Councilman Jimmy Van Bramer (D-Sunnyside) said that he first marched in the parade as a gay student leader at St. John’s University and has taken part ever since.
“It’s impossible to overstate how important the parade has been in changing hearts and minds and I think it’s been a source of great pride for the LGBT community,” Van Bramer said. “I think it has encouraged a lot of people to come out of the closet—particularly in those early years, which were tough years, very tough years, for the LGBT community.”
Van Bramer said that one of the reasons why the parade is such a success in Jackson Heights is that it is community oriented.
“What I love about this parade is that it hasn’t changed very much,” he said. “The beauty of this parade is that it’s so local. It’s smaller than our grand, very special parade in Manhattan. This parade has always been about the local community.”
One local Queens group—Richmond Hill’s Caribbean Equality Project—is partnering for pride week with the Queens Museum, which is hosting an exhibit featuring organizations that have participated in the parade for the past 25 years.

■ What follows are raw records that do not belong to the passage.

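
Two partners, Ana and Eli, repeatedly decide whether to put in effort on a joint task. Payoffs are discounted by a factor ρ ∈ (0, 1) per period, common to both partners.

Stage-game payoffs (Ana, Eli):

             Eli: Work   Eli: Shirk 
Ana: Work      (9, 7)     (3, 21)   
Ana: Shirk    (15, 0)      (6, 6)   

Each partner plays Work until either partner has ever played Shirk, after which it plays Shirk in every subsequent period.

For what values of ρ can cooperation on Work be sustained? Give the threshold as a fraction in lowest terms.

14/15

Ana's threshold: (15−9)/(15−6) = 2/3.
Eli's threshold: (21−7)/(21−6) = 14/15.
2/3 < 14/15, so Eli binds and ρ* = 14/15.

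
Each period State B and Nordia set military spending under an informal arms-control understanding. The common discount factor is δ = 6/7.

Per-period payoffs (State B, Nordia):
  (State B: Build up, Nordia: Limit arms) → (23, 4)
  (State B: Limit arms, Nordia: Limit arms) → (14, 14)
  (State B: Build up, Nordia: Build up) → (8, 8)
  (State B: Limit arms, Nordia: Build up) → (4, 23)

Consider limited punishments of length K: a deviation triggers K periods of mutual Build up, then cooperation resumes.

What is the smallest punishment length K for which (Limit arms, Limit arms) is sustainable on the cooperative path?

IC: δ(1−δ^K)/(1−δ) ≥ (23−14)/(14−8) = 3/2.
With δ = 6/7: need 1 − δ^K ≥ 3/2·(1−6/7)/(6/7), i.e. δ^K ≤ 0.7500.
Since (6/7)^1 = 0.8571 and (6/7)^2 = 0.7347, the smallest such K is 2.

2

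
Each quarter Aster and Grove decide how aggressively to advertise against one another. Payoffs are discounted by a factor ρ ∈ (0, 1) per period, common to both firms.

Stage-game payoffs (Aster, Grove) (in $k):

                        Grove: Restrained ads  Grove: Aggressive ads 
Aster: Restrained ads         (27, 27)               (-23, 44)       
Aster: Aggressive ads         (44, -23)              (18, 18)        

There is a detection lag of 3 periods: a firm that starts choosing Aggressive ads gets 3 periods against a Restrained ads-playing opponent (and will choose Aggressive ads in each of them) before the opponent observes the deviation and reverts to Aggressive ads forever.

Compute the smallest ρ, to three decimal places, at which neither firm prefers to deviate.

0.868

The best deviation is to choose Aggressive ads for all 3 undetected periods, earning 44 each, then 18 forever once detected.
Deviation value: 44(1−ρ^3)/(1−ρ) + 18ρ^3/(1−ρ); cooperation value: 27/(1−ρ).
IC: 27 ≥ 44(1−ρ^3) + 18ρ^3 = 44 − 26ρ^3.
So ρ^3 ≥ 17/26, giving ρ ≥ (17/26)^(1/3) ≈ 0.868.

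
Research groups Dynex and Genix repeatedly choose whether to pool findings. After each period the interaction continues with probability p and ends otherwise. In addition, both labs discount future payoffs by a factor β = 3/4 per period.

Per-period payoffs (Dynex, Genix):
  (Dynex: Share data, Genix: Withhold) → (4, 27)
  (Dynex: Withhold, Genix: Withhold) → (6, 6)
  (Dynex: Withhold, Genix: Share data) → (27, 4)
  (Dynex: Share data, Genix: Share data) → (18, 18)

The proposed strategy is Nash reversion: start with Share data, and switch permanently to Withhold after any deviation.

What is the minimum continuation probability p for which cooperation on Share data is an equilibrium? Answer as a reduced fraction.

Expected continuation weight on next period's payoff is β·p = 3/4·p, which plays the role of the discount factor.
Cooperation requires 3/4·p ≥ (27−18)/(27−6) = 3/7, hence p ≥ 4/7.

4/7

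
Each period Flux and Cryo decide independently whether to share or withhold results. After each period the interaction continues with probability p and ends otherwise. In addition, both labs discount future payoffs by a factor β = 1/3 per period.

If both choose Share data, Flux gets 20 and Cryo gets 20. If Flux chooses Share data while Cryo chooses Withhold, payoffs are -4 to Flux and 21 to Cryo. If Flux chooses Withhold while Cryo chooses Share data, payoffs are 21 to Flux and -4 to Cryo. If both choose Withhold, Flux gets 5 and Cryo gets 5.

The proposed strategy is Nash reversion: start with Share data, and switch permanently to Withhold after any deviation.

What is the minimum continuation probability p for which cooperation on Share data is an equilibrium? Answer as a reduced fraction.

3/16

Expected continuation weight on next period's payoff is β·p = 1/3·p, which plays the role of the discount factor.
Cooperation requires 1/3·p ≥ (21−20)/(21−5) = 1/16, hence p ≥ 3/16.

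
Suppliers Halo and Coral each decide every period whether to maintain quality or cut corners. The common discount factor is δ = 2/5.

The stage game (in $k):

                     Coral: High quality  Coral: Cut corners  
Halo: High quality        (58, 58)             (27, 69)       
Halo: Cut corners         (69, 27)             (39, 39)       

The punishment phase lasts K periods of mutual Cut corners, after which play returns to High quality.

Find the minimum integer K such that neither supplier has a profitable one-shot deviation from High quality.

3

No profitable deviation requires (58−39)(δ+…+δ^K) ≥ 69−58, i.e. δ+…+δ^K ≥ 11/19 ≈ 0.5789.
With δ = 2/5, the partial sums are K=1: 0.4000, K=2: 0.5600, K=3: 0.6240.
K = 3 is the first length at which the sum reaches 0.5789.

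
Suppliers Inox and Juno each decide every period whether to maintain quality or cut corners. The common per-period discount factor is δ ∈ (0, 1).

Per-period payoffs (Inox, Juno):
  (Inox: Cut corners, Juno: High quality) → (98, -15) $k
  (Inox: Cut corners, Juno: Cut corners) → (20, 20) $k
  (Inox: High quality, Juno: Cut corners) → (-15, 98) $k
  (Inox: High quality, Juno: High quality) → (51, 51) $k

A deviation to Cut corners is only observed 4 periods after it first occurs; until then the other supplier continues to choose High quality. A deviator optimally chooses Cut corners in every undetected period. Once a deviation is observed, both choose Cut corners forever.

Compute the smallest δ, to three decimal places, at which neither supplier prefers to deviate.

0.881

A deviator earns 98 for 4 periods, then 20 forever; cooperating earns 51 forever. Multiplying the IC by (1−δ):
51 ≥ 98(1−δ^4) + 20δ^4, so 78·δ^4 ≥ 47 and δ^4 ≥ 47/78.
δ ≥ (47/78)^(1/4) ≈ 0.881.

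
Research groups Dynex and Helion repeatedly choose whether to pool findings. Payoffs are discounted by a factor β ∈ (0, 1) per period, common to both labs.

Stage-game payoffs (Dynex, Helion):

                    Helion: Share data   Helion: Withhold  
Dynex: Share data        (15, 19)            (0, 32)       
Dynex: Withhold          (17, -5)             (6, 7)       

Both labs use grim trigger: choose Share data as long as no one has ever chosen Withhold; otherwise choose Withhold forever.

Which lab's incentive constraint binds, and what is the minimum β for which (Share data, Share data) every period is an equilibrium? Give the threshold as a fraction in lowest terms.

For Dynex: deviation gain 17−15 = 2, per-period punishment loss 15−6 = 9. IC gives β ≥ 2/11.
For Helion: gain 13, loss 12 per period, so β ≥ 13/25.
The tighter constraint is Helion's, so cooperation needs β ≥ 13/25.

Helion; β ≥ 13/25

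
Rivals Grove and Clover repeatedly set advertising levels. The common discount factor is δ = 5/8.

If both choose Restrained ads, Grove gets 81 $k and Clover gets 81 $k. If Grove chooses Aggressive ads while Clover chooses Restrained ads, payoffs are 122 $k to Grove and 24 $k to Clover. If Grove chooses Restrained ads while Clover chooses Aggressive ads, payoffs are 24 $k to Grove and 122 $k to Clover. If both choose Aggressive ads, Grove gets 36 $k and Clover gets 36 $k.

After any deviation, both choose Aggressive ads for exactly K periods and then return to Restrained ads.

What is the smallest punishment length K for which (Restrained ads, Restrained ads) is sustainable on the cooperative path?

2

IC: δ(1−δ^K)/(1−δ) ≥ (122−81)/(81−36) = 41/45.
With δ = 5/8: need 1 − δ^K ≥ 41/45·(1−5/8)/(5/8), i.e. δ^K ≤ 0.4533.
Since (5/8)^1 = 0.6250 and (5/8)^2 = 0.3906, the smallest such K is 2.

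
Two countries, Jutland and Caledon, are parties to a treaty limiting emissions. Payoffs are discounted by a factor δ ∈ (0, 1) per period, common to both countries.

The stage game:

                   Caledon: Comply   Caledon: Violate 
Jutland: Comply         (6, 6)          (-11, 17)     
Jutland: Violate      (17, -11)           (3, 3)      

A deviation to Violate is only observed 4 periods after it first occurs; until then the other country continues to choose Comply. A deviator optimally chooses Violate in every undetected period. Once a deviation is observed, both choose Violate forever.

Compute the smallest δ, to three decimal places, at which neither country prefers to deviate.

0.941

Deviating for the 4 undetected periods gains 17−6 = 11 per period over cooperation, then loses 6−3 = 3 per period forever once punishment starts.
Gain: 11(1 + δ + … + δ^3); loss: 3·δ^4/(1−δ).
No profitable deviation ⇔ 11(1−δ^4) ≤ 3·δ^4, i.e. δ^4 ≥ 11/(11+3) = 11/14.
Hence δ ≥ (11/14)^(1/4) ≈ 0.941.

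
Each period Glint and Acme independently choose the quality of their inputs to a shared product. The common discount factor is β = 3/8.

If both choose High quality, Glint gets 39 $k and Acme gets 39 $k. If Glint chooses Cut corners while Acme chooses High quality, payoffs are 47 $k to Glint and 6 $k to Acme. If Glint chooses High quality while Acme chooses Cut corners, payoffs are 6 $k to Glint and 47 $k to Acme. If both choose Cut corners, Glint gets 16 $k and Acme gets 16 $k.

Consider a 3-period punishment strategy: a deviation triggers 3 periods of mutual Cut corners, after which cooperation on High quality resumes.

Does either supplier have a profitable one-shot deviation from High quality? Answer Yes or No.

A one-shot deviation gives 47 now, then 16 for 3 periods, then back to 39.
Gain from deviating: (47−39) today; loss: (39−16) in each of the next 3 periods.
No-deviation condition: (39−16)(β+…+β^3) ≥ 47−39, i.e. β+…+β^3 ≥ 8/23.
At β = 3/8: β+…+β^3 = 0.5684 ≥ 0.3478.
So cooperation is sustainable.

No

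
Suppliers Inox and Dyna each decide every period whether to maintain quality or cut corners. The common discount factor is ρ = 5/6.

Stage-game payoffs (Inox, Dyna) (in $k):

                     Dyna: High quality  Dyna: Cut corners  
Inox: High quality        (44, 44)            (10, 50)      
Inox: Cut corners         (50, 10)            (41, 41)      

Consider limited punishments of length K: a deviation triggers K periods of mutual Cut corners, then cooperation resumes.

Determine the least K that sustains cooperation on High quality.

IC: ρ(1−ρ^K)/(1−ρ) ≥ (50−44)/(44−41) = 2.
With ρ = 5/6: need 1 − ρ^K ≥ 2·(1−5/6)/(5/6), i.e. ρ^K ≤ 0.6000.
Since (5/6)^2 = 0.6944 and (5/6)^3 = 0.5787, the smallest such K is 3.

3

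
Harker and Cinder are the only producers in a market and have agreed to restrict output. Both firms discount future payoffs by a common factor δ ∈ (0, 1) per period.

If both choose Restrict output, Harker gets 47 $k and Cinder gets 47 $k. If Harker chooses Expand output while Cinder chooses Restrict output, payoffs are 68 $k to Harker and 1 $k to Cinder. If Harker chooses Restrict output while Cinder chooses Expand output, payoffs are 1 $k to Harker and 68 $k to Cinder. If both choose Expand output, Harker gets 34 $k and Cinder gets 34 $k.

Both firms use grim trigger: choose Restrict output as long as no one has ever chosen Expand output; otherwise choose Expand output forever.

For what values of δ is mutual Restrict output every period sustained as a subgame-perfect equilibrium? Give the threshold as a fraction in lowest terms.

21/34

Cooperation forever yields 47 each period: 47/(1−δ).
Deviating yields 68 once, then 34 forever: 68 + 34δ/(1−δ).
No profitable deviation requires 47/(1−δ) ≥ 68 + 34δ/(1−δ).
Multiplying by (1−δ): 47 ≥ 68(1−δ) + 34δ = 68 − 34δ.
So 34δ ≥ 21, i.e. δ ≥ 21/34.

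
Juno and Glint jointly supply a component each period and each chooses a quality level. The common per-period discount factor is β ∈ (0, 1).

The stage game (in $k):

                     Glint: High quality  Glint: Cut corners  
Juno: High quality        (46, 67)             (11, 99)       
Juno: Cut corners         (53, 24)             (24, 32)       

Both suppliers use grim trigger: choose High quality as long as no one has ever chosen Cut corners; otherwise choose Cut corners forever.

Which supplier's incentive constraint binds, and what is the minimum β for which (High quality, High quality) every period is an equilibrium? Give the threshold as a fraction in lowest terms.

Glint; β ≥ 32/67

Juno: cooperation gives 46 each period; deviation gives 53 once then 24 forever.
  46/(1−β) ≥ 53 + 24β/(1−β) ⇒ β ≥ 7/29.
Glint: cooperation gives 67 each period; deviation gives 99 once then 32 forever.
  β ≥ 32/67.
Both must hold, so the binding constraint is Glint's: β ≥ 32/67.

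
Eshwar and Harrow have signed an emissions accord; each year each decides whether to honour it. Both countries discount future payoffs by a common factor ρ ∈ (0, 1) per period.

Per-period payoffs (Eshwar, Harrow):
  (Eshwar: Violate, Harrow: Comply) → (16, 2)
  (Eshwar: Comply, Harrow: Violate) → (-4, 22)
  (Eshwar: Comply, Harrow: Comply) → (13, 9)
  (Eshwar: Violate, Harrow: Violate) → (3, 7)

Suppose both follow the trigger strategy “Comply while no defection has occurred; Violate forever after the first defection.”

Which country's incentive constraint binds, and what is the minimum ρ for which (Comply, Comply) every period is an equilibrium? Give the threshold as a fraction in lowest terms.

For Eshwar: deviation gain 16−13 = 3, per-period punishment loss 13−3 = 10. IC gives ρ ≥ 3/13.
For Harrow: gain 13, loss 2 per period, so ρ ≥ 13/15.
The tighter constraint is Harrow's, so cooperation needs ρ ≥ 13/15.

Harrow; ρ ≥ 13/15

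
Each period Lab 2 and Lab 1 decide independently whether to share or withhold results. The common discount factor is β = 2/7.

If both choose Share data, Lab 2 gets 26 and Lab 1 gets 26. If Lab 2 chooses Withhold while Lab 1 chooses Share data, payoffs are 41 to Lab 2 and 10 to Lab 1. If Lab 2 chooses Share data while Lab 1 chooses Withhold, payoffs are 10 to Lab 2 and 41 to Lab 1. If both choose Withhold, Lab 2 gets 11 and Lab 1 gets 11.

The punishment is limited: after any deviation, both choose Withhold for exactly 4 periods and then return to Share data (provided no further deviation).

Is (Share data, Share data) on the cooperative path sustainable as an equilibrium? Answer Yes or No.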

“Queens is a very diverse borough,” said Mohamed Amin, the founder of the Caribbean Equality Project. “We want to make sure to recognize the diversity and inclusion of all ethnic groups. I think now, more than ever in our political climate, it’s important for LGBTQ people to rise up and have their voices heard. The parade is a great way to celebrate our visibility. For most of our Queens community, this is the platform for us to be visible, be present and show that we won’t be silenced.”
The festival will kick off at noon on Sunday at 37th Avenue and 89th Street in Jackson Heights. It will include food, informational booths, vendors and entertainers.
The parade’s grand marshals include state Comptroller Thomas DiNapoli, ShelteringArms NY and Make the Road New York’s Bianey Garcia-D la O. The headlining performer will be 1980s pop star Lisa Lisa, of “Head to Toe” and “Lost in Emotion” fame.